Cyclosporine A has a direct selective immunosuppressive effect on cellular immunity and has a certain degree of indirect effect on humoral and chronic inflammatory responses. The role of point, at the cellular level is mainly selective inhibition of T lymphocytes, in particular inhibition of helper T lymphocytes (Th cells) to produce interleukin-2 (IL-2) and other cytokines; at the molecular level is mainly Interfere with IL-2 and other cytokine gene transcription.
Pharmacology of cyclosporine capsules
Cyclosporine capsules of the main drug cyclosporine (also known as cyclosporin A) for 11 amino acids composed of cyclic peptide. This product is a potent immunosuppressive agent, reversibly specific role in lymphocytes. Animal experiments show that cyclosporine can prolong the survival time of allogeneic organs (skin, heart, kidney, pancreas, bone marrow, small intestine and lung) transplantation, inhibit cell-mediated immune response (including allogeneic immune response, delayed Skin allergic reactions, experimental allergic encephalomyelitis, Freund’s adjuvant arthritis, graft versus host response, and T-cell-dependent antibody production). This product can still inhibit the synthesis of lymphokines (including Ⅰ L-2) and release, blocking the growth cycle of lymphocytes in the G0 phase and G1 early stage. This product does not inhibit erythropoiesis, does not affect phagocytic cell function. Patients with this product compared with the use of other immunosuppressive patients compared to the low incidence of infection.
Mutation of cyclosporine capsules
Cyclosporine capsules are the most common side effects of hirsutism, tremor, gastrointestinal discomfort, gingival hyperplasia and liver, nephrotoxicity, also seen fatigue, anorexia, limb sensory abnormalities, hypertension, amenorrhea and seizures.
The interaction of cyclosporine capsules
The following drugs can affect the plasma concentration of this product should avoid the combination of drugs, if necessary, should be closely monitored cyclosporine blood concentration and adjust its dose.

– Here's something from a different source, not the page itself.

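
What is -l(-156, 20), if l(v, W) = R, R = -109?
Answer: 109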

Increase cyclosporine blood concentration of drugs: macrolide antibiotics, doxycycline, ketoconazole, oral contraceptives, calcium channel blockers, high-dose methylprednisolone and so on.
Drugs that reduce the concentration of cyclosporine: phenobarbital, phenytoin, analgin, rifampicin, isoniazid, amide imipramine, dinoxycin penicillin, trimethoprim and intravenous sulfonamide Methylpyrimidine and so on.
The contraindication of cyclosporine capsules
1, allergic to cyclosporine.
2, severe liver, kidney damage, uncontrolled high blood pressure, infection and malignant tumors were hanged or used with caution.
Pregnant women and lactating women medication pregnant women and lactating women disabled.